By John Lunt, President, Lunt Capital Management, Inc.
I was recently part of a conversation with a group investment industry professionals. The discussion was wide-ranging, covering industry trends, fee compression, and the performance of various investment strategies.
The conversation was spirited, with multiple points of view and strong opinions. In the midst of the conversation, someone made the comment, “I would not want to be in the hedge fund industry right now.” Everyone in our discussion seemed to agree. What a stark contrast from 10 years ago, when everyone wanted to be in the hedge fund industry!
Mark Twain once made the comment, “The reports of my death are greatly exaggerated.” I believe this comment applies to the hedge fund industry. Investors will always pay for skill and talent, of which there is an abundance in the hedge fund industry. However, there is a meaningful portion of the hedge fund industry that has died over the past decade at the hands of ETFs and ETF strategies. The reasons behind this titanic shift towards ETFs is worth exploring, and it provides context for the passive vs. active management debate.
The term “hedge fund” is one of the great misnomers in the investment world. While some hedge funds actually hedge, there are many that do not. The term “hedge fund” gives little insight into the strategy or investments associated with the fund—in reality, the thing that hedge funds have most in common is a fee structure. Hedge fund fees vary, but hedge funds are stereotypically known for a “2 & 20” fee structure—a 2% management fee and a 20% performance fee. In addition, many hedge funds avoid providing transparency to their investors and will only provide liquidity on a set schedule—monthly, quarterly, or annually. They may have the discretion to put up a “gate” that limits this liquidity. Hedge funds typically require high minimum investments, making them exclusive to institutions or high net worth investors.
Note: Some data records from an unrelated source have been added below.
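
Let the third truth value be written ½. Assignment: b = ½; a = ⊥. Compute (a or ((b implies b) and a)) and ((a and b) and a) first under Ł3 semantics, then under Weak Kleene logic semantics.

In Ł3: b implies b = ½ implies ½ = ⊤
(b implies b) and a = ⊤ and ⊥ = ⊥
a or ((b implies b) and a) = ⊥ or ⊥ = ⊥
a and b = ⊥ and ½ = ⊥
(a and b) and a = ⊥ and ⊥ = ⊥
(a or ((b implies b) and a)) and ((a and b) and a) = ⊥ and ⊥ = ⊥
In Weak Kleene logic: b implies b = ½ implies ½ = ½
(b implies b) and a = ½ and ⊥ = ½
a or ((b implies b) and a) = ⊥ or ½ = ½
a and b = ⊥ and ½ = ½
(a and b) and a = ½ and ⊥ = ½
(a or ((b implies b) and a)) and ((a and b) and a) = ½ and ½ = ½
They differ because Ł3 and Weak Kleene logic treat ½ differently under the binary connectives.

⊥; ½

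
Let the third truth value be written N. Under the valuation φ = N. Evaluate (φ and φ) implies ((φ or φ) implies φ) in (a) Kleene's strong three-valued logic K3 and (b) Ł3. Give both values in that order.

In Kleene's strong three-valued logic K3: φ and φ = N and N = N
φ or φ = N or N = N
(φ or φ) implies φ = N implies N = N  [not N or N]
(φ and φ) implies ((φ or φ) implies φ) = N implies N = N
In Ł3: φ and φ = N and N = N
φ or φ = N or N = N
(φ or φ) implies φ = N implies N = 1
(φ and φ) implies ((φ or φ) implies φ) = N implies 1 = 1
They differ because Kleene's strong three-valued logic K3 and Ł3 treat N differently under implication.

N; 1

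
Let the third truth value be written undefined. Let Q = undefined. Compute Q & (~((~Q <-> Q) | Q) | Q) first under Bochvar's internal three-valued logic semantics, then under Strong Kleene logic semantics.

undefined; undefined

In Bochvar's internal three-valued logic: ~Q = ~undefined = undefined
~Q <-> Q = undefined <-> undefined = undefined
(~Q <-> Q) | Q = undefined | undefined = undefined
~((~Q <-> Q) | Q) = ~undefined = undefined
~((~Q <-> Q) | Q) | Q = undefined | undefined = undefined
Q & (~((~Q <-> Q) | Q) | Q) = undefined & undefined = undefined
In Strong Kleene logic: ~Q = ~undefined = undefined
~Q <-> Q = undefined <-> undefined = undefined
(~Q <-> Q) | Q = undefined | undefined = undefined
~((~Q <-> Q) | Q) = ~undefined = undefined
~((~Q <-> Q) | Q) | Q = undefined | undefined = undefined
Q & (~((~Q <-> Q) | Q) | Q) = undefined & undefined = undefined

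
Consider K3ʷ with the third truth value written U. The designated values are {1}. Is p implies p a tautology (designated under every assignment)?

Countermodel: p=U gives U, which is not designated.

No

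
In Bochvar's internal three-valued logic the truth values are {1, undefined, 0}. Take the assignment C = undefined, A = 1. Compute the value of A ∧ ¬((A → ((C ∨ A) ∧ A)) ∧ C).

undefined

C ∨ A = undefined ∨ 1 = undefined
(C ∨ A) ∧ A = undefined ∧ 1 = undefined
A → ((C ∨ A) ∧ A) = 1 → undefined = undefined  [any arg is the third value ⇒ result is the third value]
(A → ((C ∨ A) ∧ A)) ∧ C = undefined ∧ undefined = undefined
¬((A → ((C ∨ A) ∧ A)) ∧ C) = ¬undefined = undefined
A ∧ ¬((A → ((C ∨ A) ∧ A)) ∧ C) = 1 ∧ undefined = undefined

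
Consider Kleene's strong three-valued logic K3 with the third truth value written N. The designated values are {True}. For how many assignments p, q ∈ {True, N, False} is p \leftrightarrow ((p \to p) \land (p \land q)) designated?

4

Designated under: (p=True, q=True); (p=False, q=True); (p=False, q=N); (p=False, q=False).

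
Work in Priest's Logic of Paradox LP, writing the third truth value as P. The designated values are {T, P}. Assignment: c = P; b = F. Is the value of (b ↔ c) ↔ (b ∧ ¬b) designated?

Yes

b ↔ c = F ↔ P = P
¬b = ¬F = T
b ∧ ¬b = F ∧ T = F
(b ↔ c) ↔ (b ∧ ¬b) = P ↔ F = P
P ∈ {T, P}.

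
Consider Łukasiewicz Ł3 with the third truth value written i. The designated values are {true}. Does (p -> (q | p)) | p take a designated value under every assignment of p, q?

Every assignment of p, q over {true, i, false} gives a value in {true}.
In particular, with p=i, q=i: (p -> (q | p)) | p = true.

Yes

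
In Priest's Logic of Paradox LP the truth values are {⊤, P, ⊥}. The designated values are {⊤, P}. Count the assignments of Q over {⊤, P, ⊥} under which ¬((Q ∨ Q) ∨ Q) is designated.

2

Q=⊤: ⊥ ·
Q=P: P ✓
Q=⊥: ⊤ ✓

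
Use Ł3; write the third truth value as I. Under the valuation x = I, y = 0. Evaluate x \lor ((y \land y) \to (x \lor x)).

y \land y = 0 \land 0 = 0
x \lor x = I \lor I = I
(y \land y) \to (x \lor x) = 0 \to I = 1  [min(1, 1−0+½)]
x \lor ((y \land y) \to (x \lor x)) = I \lor 1 = 1

1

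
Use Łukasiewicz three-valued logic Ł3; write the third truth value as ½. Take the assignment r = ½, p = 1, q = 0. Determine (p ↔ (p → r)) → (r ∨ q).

p → r = 1 → ½ = ½  [min(1, 1−1+½)]
p ↔ (p → r) = 1 ↔ ½ = ½
r ∨ q = ½ ∨ 0 = ½
(p ↔ (p → r)) → (r ∨ q) = ½ → ½ = 1

1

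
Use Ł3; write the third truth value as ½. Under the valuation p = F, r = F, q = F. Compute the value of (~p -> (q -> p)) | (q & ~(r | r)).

T

~p = ~F = T
q -> p = F -> F = T
~p -> (q -> p) = T -> T = T
r | r = F | F = F
~(r | r) = ~F = T
q & ~(r | r) = F & T = F
(~p -> (q -> p)) | (q & ~(r | r)) = T | F = T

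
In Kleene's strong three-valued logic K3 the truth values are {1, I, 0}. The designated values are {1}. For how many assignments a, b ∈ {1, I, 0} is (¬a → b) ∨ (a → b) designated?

Of the 9 assignments, 7 give a value in {1}.

7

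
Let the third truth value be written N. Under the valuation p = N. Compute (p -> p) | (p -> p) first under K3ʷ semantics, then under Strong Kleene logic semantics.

In K3ʷ: p -> p = N -> N = N  [any arg is the third value ⇒ result is the third value]
p -> p = N -> N = N
(p -> p) | (p -> p) = N | N = N
In Strong Kleene logic: p -> p = N -> N = N
p -> p = N -> N = N
(p -> p) | (p -> p) = N | N = N

N; N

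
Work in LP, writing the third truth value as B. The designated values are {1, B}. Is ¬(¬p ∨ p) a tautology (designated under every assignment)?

No

Countermodel: p=1 gives 0, which is not designated.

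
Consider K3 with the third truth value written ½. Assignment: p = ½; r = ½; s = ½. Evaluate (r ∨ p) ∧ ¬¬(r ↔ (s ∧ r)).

r ∨ p = ½ ∨ ½ = ½
s ∧ r = ½ ∧ ½ = ½
r ↔ (s ∧ r) = ½ ↔ ½ = ½
¬(r ↔ (s ∧ r)) = ¬½ = ½
¬¬(r ↔ (s ∧ r)) = ¬½ = ½
(r ∨ p) ∧ ¬¬(r ↔ (s ∧ r)) = ½ ∧ ½ = ½

½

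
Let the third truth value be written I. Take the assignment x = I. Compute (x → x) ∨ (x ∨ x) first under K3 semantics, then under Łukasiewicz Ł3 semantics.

I; 1

In K3: x → x = I → I = I  [¬I ∨ I]
x ∨ x = I ∨ I = I
(x → x) ∨ (x ∨ x) = I ∨ I = I
In Łukasiewicz Ł3: x → x = I → I = 1
x ∨ x = I ∨ I = I
(x → x) ∨ (x ∨ x) = 1 ∨ I = 1
They differ because K3 and Łukasiewicz Ł3 treat I differently under implication.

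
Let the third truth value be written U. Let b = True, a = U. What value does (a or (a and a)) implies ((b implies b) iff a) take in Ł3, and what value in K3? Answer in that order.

In Ł3: a and a = U and U = U
a or (a and a) = U or U = U
b implies b = True implies True = True
(b implies b) iff a = True iff U = U
(a or (a and a)) implies ((b implies b) iff a) = U implies U = True
In K3: a and a = U and U = U
a or (a and a) = U or U = U
b implies b = True implies True = True
(b implies b) iff a = True iff U = U
(a or (a and a)) implies ((b implies b) iff a) = U implies U = U  [not U or U]
They differ because Ł3 and K3 treat U differently under implication.

True; U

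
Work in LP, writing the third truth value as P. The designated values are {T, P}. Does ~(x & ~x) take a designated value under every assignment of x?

Every assignment of x over {T, P, F} gives a value in {T, P}.
In particular, with x=P: ~(x & ~x) = P.

Yes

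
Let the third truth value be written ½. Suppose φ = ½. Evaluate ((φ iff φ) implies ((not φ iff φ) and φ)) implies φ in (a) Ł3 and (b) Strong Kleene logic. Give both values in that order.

In Ł3: φ iff φ = ½ iff ½ = true
not φ = not ½ = ½
not φ iff φ = ½ iff ½ = true
(not φ iff φ) and φ = true and ½ = ½
(φ iff φ) implies ((not φ iff φ) and φ) = true implies ½ = ½
((φ iff φ) implies ((not φ iff φ) and φ)) implies φ = ½ implies ½ = true
In Strong Kleene logic: φ iff φ = ½ iff ½ = ½
not φ = not ½ = ½
not φ iff φ = ½ iff ½ = ½
(not φ iff φ) and φ = ½ and ½ = ½
(φ iff φ) implies ((not φ iff φ) and φ) = ½ implies ½ = ½  [not ½ or ½]
((φ iff φ) implies ((not φ iff φ) and φ)) implies φ = ½ implies ½ = ½
They differ because Ł3 and Strong Kleene logic treat ½ differently under implication.

true; ½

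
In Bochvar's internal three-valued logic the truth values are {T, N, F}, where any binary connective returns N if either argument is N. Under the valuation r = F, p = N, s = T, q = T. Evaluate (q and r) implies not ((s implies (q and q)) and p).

N

q and r = T and F = F
q and q = T and T = T
s implies (q and q) = T implies T = T
(s implies (q and q)) and p = T and N = N
not ((s implies (q and q)) and p) = not N = N
(q and r) implies not ((s implies (q and q)) and p) = F implies N = N  [any arg is the third value ⇒ result is the third value]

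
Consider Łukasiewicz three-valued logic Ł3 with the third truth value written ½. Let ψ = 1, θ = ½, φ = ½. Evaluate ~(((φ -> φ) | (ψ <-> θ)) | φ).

0

φ -> φ = ½ -> ½ = 1  [min(1, 1−½+½)]
ψ <-> θ = 1 <-> ½ = ½
(φ -> φ) | (ψ <-> θ) = 1 | ½ = 1
((φ -> φ) | (ψ <-> θ)) | φ = 1 | ½ = 1
~(((φ -> φ) | (ψ <-> θ)) | φ) = ~1 = 0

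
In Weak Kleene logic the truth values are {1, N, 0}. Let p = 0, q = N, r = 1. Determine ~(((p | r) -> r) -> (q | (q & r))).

N

p | r = 0 | 1 = 1
(p | r) -> r = 1 -> 1 = 1
q & r = N & 1 = N
q | (q & r) = N | N = N
((p | r) -> r) -> (q | (q & r)) = 1 -> N = N
~(((p | r) -> r) -> (q | (q & r))) = ~N = N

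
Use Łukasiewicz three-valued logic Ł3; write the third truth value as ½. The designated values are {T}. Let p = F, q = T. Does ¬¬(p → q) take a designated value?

Yes

p → q = F → T = T
¬(p → q) = ¬T = F
¬¬(p → q) = ¬F = T
T ∈ {T}.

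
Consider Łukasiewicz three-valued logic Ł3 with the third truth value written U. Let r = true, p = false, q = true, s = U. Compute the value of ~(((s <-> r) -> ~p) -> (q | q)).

false

s <-> r = U <-> true = U  [1 − |½−1|]
~p = ~false = true
(s <-> r) -> ~p = U -> true = true
q | q = true | true = true
((s <-> r) -> ~p) -> (q | q) = true -> true = true
~(((s <-> r) -> ~p) -> (q | q)) = ~true = false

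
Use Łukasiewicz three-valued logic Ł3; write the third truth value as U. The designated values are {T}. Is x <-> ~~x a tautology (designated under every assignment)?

Every assignment of x over {T, U, F} gives a value in {T}.
In particular, with x=U: x <-> ~~x = T.

Yes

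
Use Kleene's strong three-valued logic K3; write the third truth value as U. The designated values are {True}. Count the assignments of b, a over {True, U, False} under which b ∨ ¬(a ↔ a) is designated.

3

Designated under: (b=True, a=True); (b=True, a=U); (b=True, a=False).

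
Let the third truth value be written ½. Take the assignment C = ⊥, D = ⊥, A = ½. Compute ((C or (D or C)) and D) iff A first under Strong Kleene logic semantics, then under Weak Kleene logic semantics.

½; ½

In Strong Kleene logic: D or C = ⊥ or ⊥ = ⊥
C or (D or C) = ⊥ or ⊥ = ⊥
(C or (D or C)) and D = ⊥ and ⊥ = ⊥
((C or (D or C)) and D) iff A = ⊥ iff ½ = ½
In Weak Kleene logic: D or C = ⊥ or ⊥ = ⊥
C or (D or C) = ⊥ or ⊥ = ⊥
(C or (D or C)) and D = ⊥ and ⊥ = ⊥
((C or (D or C)) and D) iff A = ⊥ iff ½ = ½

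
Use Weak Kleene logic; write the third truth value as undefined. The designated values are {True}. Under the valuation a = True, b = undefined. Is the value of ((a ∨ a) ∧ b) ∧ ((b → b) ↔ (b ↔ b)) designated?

a ∨ a = True ∨ True = True
(a ∨ a) ∧ b = True ∧ undefined = undefined
b → b = undefined → undefined = undefined
b ↔ b = undefined ↔ undefined = undefined
(b → b) ↔ (b ↔ b) = undefined ↔ undefined = undefined
((a ∨ a) ∧ b) ∧ ((b → b) ↔ (b ↔ b)) = undefined ∧ undefined = undefined
undefined ∉ {True}.

No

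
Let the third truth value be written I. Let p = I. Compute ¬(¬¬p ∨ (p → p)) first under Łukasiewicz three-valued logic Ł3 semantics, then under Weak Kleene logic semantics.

In Łukasiewicz three-valued logic Ł3: ¬p = ¬I = I
¬¬p = ¬I = I
p → p = I → I = True
¬¬p ∨ (p → p) = I ∨ True = True
¬(¬¬p ∨ (p → p)) = ¬True = False
In Weak Kleene logic: ¬p = ¬I = I
¬¬p = ¬I = I
p → p = I → I = I
¬¬p ∨ (p → p) = I ∨ I = I
¬(¬¬p ∨ (p → p)) = ¬I = I
They differ because Łukasiewicz three-valued logic Ł3 and Weak Kleene logic treat I differently under the binary connectives.

False; I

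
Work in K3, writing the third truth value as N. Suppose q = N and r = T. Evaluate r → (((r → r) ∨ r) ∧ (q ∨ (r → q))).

r → r = T → T = T
(r → r) ∨ r = T ∨ T = T
r → q = T → N = N  [¬T ∨ N]
q ∨ (r → q) = N ∨ N = N
((r → r) ∨ r) ∧ (q ∨ (r → q)) = T ∧ N = N
r → (((r → r) ∨ r) ∧ (q ∨ (r → q))) = T → N = N

N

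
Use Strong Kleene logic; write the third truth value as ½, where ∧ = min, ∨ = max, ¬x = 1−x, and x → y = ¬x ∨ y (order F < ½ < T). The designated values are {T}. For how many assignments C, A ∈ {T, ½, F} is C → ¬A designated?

5

Of the 9 assignments, 5 give a value in {T}.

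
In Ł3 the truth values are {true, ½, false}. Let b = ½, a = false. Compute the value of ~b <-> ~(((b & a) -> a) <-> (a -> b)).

½

~b = ~½ = ½
b & a = ½ & false = false
(b & a) -> a = false -> false = true
a -> b = false -> ½ = true  [min(1, 1−0+½)]
((b & a) -> a) <-> (a -> b) = true <-> true = true
~(((b & a) -> a) <-> (a -> b)) = ~true = false
~b <-> ~(((b & a) -> a) <-> (a -> b)) = ½ <-> false = ½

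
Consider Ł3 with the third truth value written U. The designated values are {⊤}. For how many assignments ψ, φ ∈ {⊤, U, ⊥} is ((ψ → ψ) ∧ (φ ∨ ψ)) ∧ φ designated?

Designated under: (ψ=⊤, φ=⊤); (ψ=U, φ=⊤); (ψ=⊥, φ=⊤).

3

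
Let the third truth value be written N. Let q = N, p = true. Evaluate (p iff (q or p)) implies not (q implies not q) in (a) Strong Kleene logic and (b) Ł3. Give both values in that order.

N; false

In Strong Kleene logic: q or p = N or true = true
p iff (q or p) = true iff true = true
not q = not N = N
q implies not q = N implies N = N  [not N or N]
not (q implies not q) = not N = N
(p iff (q or p)) implies not (q implies not q) = true implies N = N
In Ł3: q or p = N or true = true
p iff (q or p) = true iff true = true
not q = not N = N
q implies not q = N implies N = true  [min(1, 1−½+½)]
not (q implies not q) = not true = false
(p iff (q or p)) implies not (q implies not q) = true implies false = false
They differ because Strong Kleene logic and Ł3 treat N differently under implication.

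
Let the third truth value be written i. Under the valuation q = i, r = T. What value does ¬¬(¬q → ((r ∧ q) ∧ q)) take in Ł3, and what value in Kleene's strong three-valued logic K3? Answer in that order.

T; i

In Ł3: ¬q = ¬i = i
r ∧ q = T ∧ i = i
(r ∧ q) ∧ q = i ∧ i = i
¬q → ((r ∧ q) ∧ q) = i → i = T
¬(¬q → ((r ∧ q) ∧ q)) = ¬T = F
¬¬(¬q → ((r ∧ q) ∧ q)) = ¬F = T
In Kleene's strong three-valued logic K3: ¬q = ¬i = i
r ∧ q = T ∧ i = i
(r ∧ q) ∧ q = i ∧ i = i
¬q → ((r ∧ q) ∧ q) = i → i = i  [¬i ∨ i]
¬(¬q → ((r ∧ q) ∧ q)) = ¬i = i
¬¬(¬q → ((r ∧ q) ∧ q)) = ¬i = i
They differ because Ł3 and Kleene's strong three-valued logic K3 treat i differently under implication.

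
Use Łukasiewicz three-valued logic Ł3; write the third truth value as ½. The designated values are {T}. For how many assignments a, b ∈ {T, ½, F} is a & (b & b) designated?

1

Designated under: (a=T, b=T).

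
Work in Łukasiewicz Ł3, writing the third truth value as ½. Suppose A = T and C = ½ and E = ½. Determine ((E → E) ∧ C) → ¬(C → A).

½

E → E = ½ → ½ = T  [min(1, 1−½+½)]
(E → E) ∧ C = T ∧ ½ = ½
C → A = ½ → T = T
¬(C → A) = ¬T = F
((E → E) ∧ C) → ¬(C → A) = ½ → F = ½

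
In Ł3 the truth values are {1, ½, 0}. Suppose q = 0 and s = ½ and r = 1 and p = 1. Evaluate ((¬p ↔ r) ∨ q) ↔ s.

¬p = ¬1 = 0
¬p ↔ r = 0 ↔ 1 = 0
(¬p ↔ r) ∨ q = 0 ∨ 0 = 0
((¬p ↔ r) ∨ q) ↔ s = 0 ↔ ½ = ½  [1 − |0−½|]

½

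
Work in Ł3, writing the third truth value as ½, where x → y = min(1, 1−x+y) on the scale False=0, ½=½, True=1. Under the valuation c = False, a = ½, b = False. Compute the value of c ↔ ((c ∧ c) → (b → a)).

c ∧ c = False ∧ False = False
b → a = False → ½ = True  [min(1, 1−0+½)]
(c ∧ c) → (b → a) = False → True = True
c ↔ ((c ∧ c) → (b → a)) = False ↔ True = False

False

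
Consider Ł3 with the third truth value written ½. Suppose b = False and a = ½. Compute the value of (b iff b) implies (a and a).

½

b iff b = False iff False = True
a and a = ½ and ½ = ½
(b iff b) implies (a and a) = True implies ½ = ½  [min(1, 1−1+½)]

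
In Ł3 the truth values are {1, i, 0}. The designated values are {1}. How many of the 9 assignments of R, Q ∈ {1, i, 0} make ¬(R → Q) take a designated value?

Designated under: (R=1, Q=0).

1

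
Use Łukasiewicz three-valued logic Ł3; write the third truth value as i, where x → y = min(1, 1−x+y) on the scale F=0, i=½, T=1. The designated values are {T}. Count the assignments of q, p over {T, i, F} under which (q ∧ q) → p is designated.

Of the 9 assignments, 6 give a value in {T}.

6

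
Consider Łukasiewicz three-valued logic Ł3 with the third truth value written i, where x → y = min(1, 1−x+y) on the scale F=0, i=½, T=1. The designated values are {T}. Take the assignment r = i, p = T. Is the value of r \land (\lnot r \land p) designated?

No

\lnot r = \lnot i = i
\lnot r \land p = i \land T = i
r \land (\lnot r \land p) = i \land i = i
i ∉ {T}.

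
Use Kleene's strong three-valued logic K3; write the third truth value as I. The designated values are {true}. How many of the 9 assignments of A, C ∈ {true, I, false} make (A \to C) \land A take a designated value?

1

Designated under: (A=true, C=true).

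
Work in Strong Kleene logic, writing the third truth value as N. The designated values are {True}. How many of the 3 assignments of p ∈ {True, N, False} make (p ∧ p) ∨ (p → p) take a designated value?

p=True: True ✓
p=N: N ·
p=False: True ✓

2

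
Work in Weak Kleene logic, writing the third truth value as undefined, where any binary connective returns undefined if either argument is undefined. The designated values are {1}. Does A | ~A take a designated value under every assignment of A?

Countermodel: A=undefined gives undefined, which is not designated.

No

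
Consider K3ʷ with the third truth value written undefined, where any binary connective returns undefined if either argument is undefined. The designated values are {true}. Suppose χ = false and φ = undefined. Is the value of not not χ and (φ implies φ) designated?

No

not χ = not false = true
not not χ = not true = false
φ implies φ = undefined implies undefined = undefined
not not χ and (φ implies φ) = false and undefined = undefined
undefined ∉ {true}.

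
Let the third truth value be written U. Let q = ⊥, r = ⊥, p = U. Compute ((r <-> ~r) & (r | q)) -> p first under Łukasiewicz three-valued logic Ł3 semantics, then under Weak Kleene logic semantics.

⊤; U

In Łukasiewicz three-valued logic Ł3: ~r = ~⊥ = ⊤
r <-> ~r = ⊥ <-> ⊤ = ⊥
r | q = ⊥ | ⊥ = ⊥
(r <-> ~r) & (r | q) = ⊥ & ⊥ = ⊥
((r <-> ~r) & (r | q)) -> p = ⊥ -> U = ⊤  [min(1, 1−0+½)]
In Weak Kleene logic: ~r = ~⊥ = ⊤
r <-> ~r = ⊥ <-> ⊤ = ⊥
r | q = ⊥ | ⊥ = ⊥
(r <-> ~r) & (r | q) = ⊥ & ⊥ = ⊥
((r <-> ~r) & (r | q)) -> p = ⊥ -> U = U
They differ because Łukasiewicz three-valued logic Ł3 and Weak Kleene logic treat U differently under the binary connectives.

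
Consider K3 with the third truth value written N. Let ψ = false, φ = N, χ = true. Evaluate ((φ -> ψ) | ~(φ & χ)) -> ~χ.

N

φ -> ψ = N -> false = N
φ & χ = N & true = N
~(φ & χ) = ~N = N
(φ -> ψ) | ~(φ & χ) = N | N = N
~χ = ~true = false
((φ -> ψ) | ~(φ & χ)) -> ~χ = N -> false = N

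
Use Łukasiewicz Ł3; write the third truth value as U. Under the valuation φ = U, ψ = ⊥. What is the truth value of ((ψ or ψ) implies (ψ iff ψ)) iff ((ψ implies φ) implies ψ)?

ψ or ψ = ⊥ or ⊥ = ⊥
ψ iff ψ = ⊥ iff ⊥ = ⊤
(ψ or ψ) implies (ψ iff ψ) = ⊥ implies ⊤ = ⊤
ψ implies φ = ⊥ implies U = ⊤  [min(1, 1−0+½)]
(ψ implies φ) implies ψ = ⊤ implies ⊥ = ⊥
((ψ or ψ) implies (ψ iff ψ)) iff ((ψ implies φ) implies ψ) = ⊤ iff ⊥ = ⊥

⊥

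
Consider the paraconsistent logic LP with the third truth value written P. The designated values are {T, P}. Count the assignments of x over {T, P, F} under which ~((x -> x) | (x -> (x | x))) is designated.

1

x=T: F ·
x=P: P ✓
x=F: F ·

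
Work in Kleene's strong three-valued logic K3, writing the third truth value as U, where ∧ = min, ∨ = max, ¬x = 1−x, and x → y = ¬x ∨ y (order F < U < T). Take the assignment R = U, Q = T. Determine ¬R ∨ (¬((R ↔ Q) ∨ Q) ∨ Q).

¬R = ¬U = U
R ↔ Q = U ↔ T = U
(R ↔ Q) ∨ Q = U ∨ T = T
¬((R ↔ Q) ∨ Q) = ¬T = F
¬((R ↔ Q) ∨ Q) ∨ Q = F ∨ T = T
¬R ∨ (¬((R ↔ Q) ∨ Q) ∨ Q) = U ∨ T = T

T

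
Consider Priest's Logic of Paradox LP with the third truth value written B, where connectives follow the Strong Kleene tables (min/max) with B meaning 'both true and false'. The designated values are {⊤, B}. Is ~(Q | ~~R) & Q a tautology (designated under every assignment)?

Countermodel: Q=⊤, R=⊤ gives ⊥, which is not designated.

No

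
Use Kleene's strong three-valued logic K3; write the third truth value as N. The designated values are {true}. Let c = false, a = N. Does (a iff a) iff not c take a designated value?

No

a iff a = N iff N = N
not c = not false = true
(a iff a) iff not c = N iff true = N
N ∉ {true}.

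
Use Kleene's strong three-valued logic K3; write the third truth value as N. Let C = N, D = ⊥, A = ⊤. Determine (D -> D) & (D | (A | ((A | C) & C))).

⊤

D -> D = ⊥ -> ⊥ = ⊤
A | C = ⊤ | N = ⊤
(A | C) & C = ⊤ & N = N
A | ((A | C) & C) = ⊤ | N = ⊤
D | (A | ((A | C) & C)) = ⊥ | ⊤ = ⊤
(D -> D) & (D | (A | ((A | C) & C))) = ⊤ & ⊤ = ⊤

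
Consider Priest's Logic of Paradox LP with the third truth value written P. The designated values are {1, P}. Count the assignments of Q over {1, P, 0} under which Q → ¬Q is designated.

2

Q=1: 0 ·
Q=P: P ✓
Q=0: 1 ✓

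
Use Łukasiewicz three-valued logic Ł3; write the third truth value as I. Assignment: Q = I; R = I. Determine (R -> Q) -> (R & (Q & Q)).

R -> Q = I -> I = true  [min(1, 1−½+½)]
Q & Q = I & I = I
R & (Q & Q) = I & I = I
(R -> Q) -> (R & (Q & Q)) = true -> I = I

I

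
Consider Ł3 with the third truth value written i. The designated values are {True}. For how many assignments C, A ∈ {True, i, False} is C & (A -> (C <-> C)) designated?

3

Designated under: (C=True, A=True); (C=True, A=i); (C=True, A=False).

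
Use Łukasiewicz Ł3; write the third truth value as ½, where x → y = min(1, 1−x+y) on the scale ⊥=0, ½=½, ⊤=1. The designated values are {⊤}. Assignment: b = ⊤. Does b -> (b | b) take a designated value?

b | b = ⊤ | ⊤ = ⊤
b -> (b | b) = ⊤ -> ⊤ = ⊤
⊤ ∈ {⊤}.

Yes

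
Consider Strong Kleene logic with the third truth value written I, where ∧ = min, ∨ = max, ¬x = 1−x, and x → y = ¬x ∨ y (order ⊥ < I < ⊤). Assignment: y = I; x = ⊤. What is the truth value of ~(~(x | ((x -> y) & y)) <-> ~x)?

⊥

x -> y = ⊤ -> I = I
(x -> y) & y = I & I = I
x | ((x -> y) & y) = ⊤ | I = ⊤
~(x | ((x -> y) & y)) = ~⊤ = ⊥
~x = ~⊤ = ⊥
~(x | ((x -> y) & y)) <-> ~x = ⊥ <-> ⊥ = ⊤
~(~(x | ((x -> y) & y)) <-> ~x) = ~⊤ = ⊥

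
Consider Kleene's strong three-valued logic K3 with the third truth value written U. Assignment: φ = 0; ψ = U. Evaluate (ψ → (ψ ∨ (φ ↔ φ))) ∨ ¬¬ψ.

φ ↔ φ = 0 ↔ 0 = 1
ψ ∨ (φ ↔ φ) = U ∨ 1 = 1
ψ → (ψ ∨ (φ ↔ φ)) = U → 1 = 1
¬ψ = ¬U = U
¬¬ψ = ¬U = U
(ψ → (ψ ∨ (φ ↔ φ))) ∨ ¬¬ψ = 1 ∨ U = 1

1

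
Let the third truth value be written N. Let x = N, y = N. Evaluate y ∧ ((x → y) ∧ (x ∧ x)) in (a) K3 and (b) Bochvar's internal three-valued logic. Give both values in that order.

N; N

In K3: x → y = N → N = N  [¬N ∨ N]
x ∧ x = N ∧ N = N
(x → y) ∧ (x ∧ x) = N ∧ N = N
y ∧ ((x → y) ∧ (x ∧ x)) = N ∧ N = N
In Bochvar's internal three-valued logic: x → y = N → N = N
x ∧ x = N ∧ N = N
(x → y) ∧ (x ∧ x) = N ∧ N = N
y ∧ ((x → y) ∧ (x ∧ x)) = N ∧ N = N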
Why would many smart, sophisticated investors pay these high fees and agree to the accompanying restrictive terms? The answer in one word is access. Investors would pay “2 & 20” to gain access to additional asset classes or sub-categories of investments (exotic beta) or they would pay to gain access to unique strategies that enhance the risk/return profile of their portfolios. Investors would pay for access to hedge funds that offered valuable attributes, such as lower volatility, lower correlation, downside protection, or that generated outperformance.